As the children flew down, their shrieks echoed throughout the park. She wrapped her finger around her wet hair. The scent of chlorine filled the indoor water park. Sarah’s stomach churned. She wished she were at home in Connecticut, cuddled up with her cat. Her peanut butter and jelly sandwich felt like it was starting to make its way back up. “Time to go down the 750-foot water slide.” Sarah jumped and looked up. The lifeguard was staring down at her phone while speaking to Sarah. “Lie on your back with your hands clasped together on your chest,” she said blandly. Sarah sat down in the shallow pool of water and grasped the top of the slide. Margaret has gone down. She said it was fun, she thought to herself. “Come on! Don’t hold up the line!” the lifeguard said, as she looked out the window overlooking the park. And just as she was about to back out, she flung herself down the slide.
It was pitch black. She couldn’t see a thing. She slid up the side of the slide as she made a sharp turn. Suddenly, lights started flashing: green, black, green, black. She bit her lip. As she tried to scream, no sound came out. She was jerked forwards. Her lungs felt as if they were being squeezed between two boards. Trying to sit up, her head was thrown backwards into the slide. Her head seemed to spin. Her toes tingled, and everything turned black.
“Now dear, I hope you’re alright! You did seem to have a large fall. Why, dear, I’ve never seen anything fall from the sky before!” Sarah’s eyelids fluttered. Sarah looked up, her head throbbing. She was in a hospital bed with white sheets and a table by her side. As she looked up, she gasped. Looking down on her was a small lady, her hair pinned up in a loose bun. She wore a hospital gown and smelled of baby powder. Her cheeks were flushed a rosy pink and her shriveled lips were pale. “I, I, I,” Sarah stumbled. “I didn’t fall from the sky. I was going down a slide and… That’s all I remember.” “Oh dear! Stop with the nonsense! You had a hard fall! Dear, your bones are strong! Oh! And just so you know, you can call me Mrs. Lucia. Loo-sh-uh.” Confusion was written across Sarah’s face.
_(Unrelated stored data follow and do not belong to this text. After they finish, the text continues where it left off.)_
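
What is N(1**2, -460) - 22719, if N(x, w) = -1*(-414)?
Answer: -22305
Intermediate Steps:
N(x, w) = 414
N(1**2, -460) - 22719 = 414 - 22719 = -22305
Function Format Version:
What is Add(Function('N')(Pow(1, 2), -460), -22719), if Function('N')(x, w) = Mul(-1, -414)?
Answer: -22305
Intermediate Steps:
Function('N')(x, w) = 414
Add(Function('N')(Pow(1, 2), -460), -22719) = Add(414, -22719) = -22305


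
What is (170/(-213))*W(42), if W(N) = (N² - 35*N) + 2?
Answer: -50320/213 ≈ -236.24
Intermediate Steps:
W(N) = 2 + N² - 35*N
(170/(-213))*W(42) = (170/(-213))*(2 + 42² - 35*42) = (170*(-1/213))*(2 + 1764 - 1470) = -170/213*296 = -50320/213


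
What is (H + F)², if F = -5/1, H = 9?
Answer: 16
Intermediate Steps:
F = -5 (F = 1*(-5) = -5)
(H + F)² = (9 - 5)² = 4² = 16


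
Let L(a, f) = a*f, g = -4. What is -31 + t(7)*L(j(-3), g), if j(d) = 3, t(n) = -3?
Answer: 5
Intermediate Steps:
-31 + t(7)*L(j(-3), g) = -31 - 9*(-4) = -31 - 3*(-12) = -31 + 36 = 5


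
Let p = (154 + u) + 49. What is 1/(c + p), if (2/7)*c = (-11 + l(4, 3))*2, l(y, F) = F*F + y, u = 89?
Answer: 1/306 ≈ 0.0032680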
“Where, where am I?” Sarah shut her eyes as if to hold back her tears. “Oh!” said Lucia casually. “You are in TiddleLand! We are the Tiddles. We speak with the animals, such as Nutty, the squirrel. You are in the Tiddle Hospital, and I am a nurse. We have organized for you to live with the Widdles. He retires in his home in the tree. The Widdles live in a cottage below the squirrel. It’s really quite a nice home. You are quite lucky. In Tiddle Town, you are all the Tiddles talk about. They have waited for you for 20 days. You just wouldn’t wake up! It must have been quite a shock, falling from the sky. And before I let you rest, remember; always fear the Long Noses. They are much taller than us. They squish and don’t believe. Goodbye, dear. Go to sleep.”